On a vaguely (only VERY vaguely) related note, I travelled to Boston and spent a couple of weeks there in 2013 to interview staff at Harvard and MIT about research ethics and attend an ethics conference, so I have some wonderful memories of Boston - such a beautiful, grand city and the Boston Globe is a left-centre leaning daily publication founded in 1872.

Check out the Family Tree Live speaker blogs! by Katy Barbier-Greenland

The Family Tree Live blogs are up! Mine’s accessible here and includes a really lovely writeup from Helen Tovey, one of the organisers. Tickets are selling like hotcakes apparently and you can pick yours up at the Family Tree Live website for 12 pounds….not bad!

Only three months to go, and excited to be catching up with an amazing psychologist I met along my research journey who lives in London and has expertise in working with families after discovering similar events. Also looking forward to just, well…being in London! I haven’t been there before except to whiz through to other places for other conferences so really excited to have a couple of days there to hang out with the UK’s best family history folk and check out London itself.

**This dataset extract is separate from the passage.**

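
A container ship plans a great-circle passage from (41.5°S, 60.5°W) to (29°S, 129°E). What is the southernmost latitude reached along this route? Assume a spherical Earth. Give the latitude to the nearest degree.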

DNA, genealogy and the Double Helix History project by Katy Barbier-Greenland

I recently participated in a focus group discussion on the ways in which DNA has impacted on family history work at the Nederlandse Genealogische Vereniging, which is the Dutch Genealogical Society. Prof Jerome de Groot ran the group whilst visiting from University of Manchester, UK, as part of his world tour collecting data for the Double Helix History project. The Double Helix History project explores how people ‘get’ and understand their history and themselves, and there’s a lot more to come from this project.

The afternoon was a fascinating discussion with the Netherland’s best genealogy experts: technical, interesting and insightful! Lovely to catch up again with genealogy expert John Boeren who runs Antecedentia and to talk all things family history, DNA and identity with Jerome.